Meniscus repair has correspondingly become more popular, with promise of preservation of joint mechanics and hopes of preventing secondary arthritis. However, it is not clear the optimal rehabilitation protocol, with regards to the duration of limitation of range of motion and weight bearing, following repair of various meniscal tear types. It is prudent for orthopaedic surgeons to understand the current contextual landscape of how practitioners recommend rehabilitating patients that undergo meniscal repair.

Methods

This is a cross-section observational survey study. A de-identified survey was designed using arthroscopic images from six cases of meniscal repair: Radial tear at popliteal hiatus, medial meniscus posterior root repair, lateral meniscus radial tear, lateral meniscus horizontal tear, medial meniscus red-white zone bucket-handle repair, and medial meniscus red-red zone longitudinal peripheral tear. This survey was distributed to American Orthopaedic Society for Sports Medicine (AOSSM) members by e-mail. Questions were designed to elicit, from the surveyed surgeons, their recommendations for duration of limitation of: 1. range of motion, and 2. weight bearing status, for each case. Additionally, use of meniscal repair adjuncts, including bracing and use of biologics, was elicited from the same cohort.

Results

451 completed surveys were obtained from 2973 AOSSM members (15.2%). A majority of AOSSM members recommend bracing after repair of tears that lost hoop integrity (83.3%) and that had intact hoop integrity (76%).
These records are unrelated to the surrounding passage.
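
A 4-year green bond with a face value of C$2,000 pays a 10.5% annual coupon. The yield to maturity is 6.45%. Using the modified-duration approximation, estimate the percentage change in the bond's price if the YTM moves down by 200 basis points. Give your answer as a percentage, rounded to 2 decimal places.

Periodic yield y = 0.0645. Modified duration first:
  t   CF        PV=CF/(1+0.0645)^t    t·PV
  1       210.00       197.2757       197.2757
  2       210.00       185.3224       370.6448
  3       210.00       174.0934       522.2802
  4     2,210.00     1,721.1139     6,884.4556
  Σ                  2,277.8054     7,974.6563
P = 2,277.8054; D_Mac = 3.50103 yrs; D_mod = 3.50103/(1+0.0645) = 3.28889 yrs.
ΔP/P ≈ -D_mod · Δy = -3.28889 × (-0.02) = +0.065778 = +6.5778%.

+6.58%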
A majority of members report use of synovial rasping/trephination (86.0%) and notch microfracture (66.5%), while a minority report use of more involved biologic supplementations including classic fibrin clot (4.9%), platelet-rich plasma (8.9%), and bone marrow aspirate concentrate (2.9%). Timing of return to weight-bearing and range of motion appear to depend on hoop stress integrity; tears with intact hoop integrity were, on average, permitted to return to weight bearing more quickly (1.4 weeks for partial weight bearing, 3.6 weeks for full weight bearing), versus tears that demonstrated loss of hoop integrity (3.9 weeks for partial weight bearing, 6.2 weeks for full weight bearing). Hoop integrity also appears to affect return to full range of motion, with tears that had a loss of hoop integrity demonstrating a longer period of post-operative restriction of range of motion. Full flexion was permitted at an average of 5.0 weeks for tears with intact hoop stress, versus 5.8 weeks for tears with loss of hoop stress. Out of the six cases presented, the most cautious tear types for post-repair rehabilitation were a radial tear at the popliteal hiatus, followed by a medial meniscus posterior root tear.

Conclusions

Overall, a majority of AOSSM practitioners brace after meniscal repair. A majority of practitioners perform in situ adjuncts for biological healing, while a minority adds extrinsic biologics. Although there is no consensus on how each tear type should be rehabilitated following repair, initial tear hoop stress integrity appears to substantially affect rehabilitation decision-making, with loss of hoop stresses triggering a more conservative approach to rehabilitation, both with regards to permissive return to range of motion and weight bearing.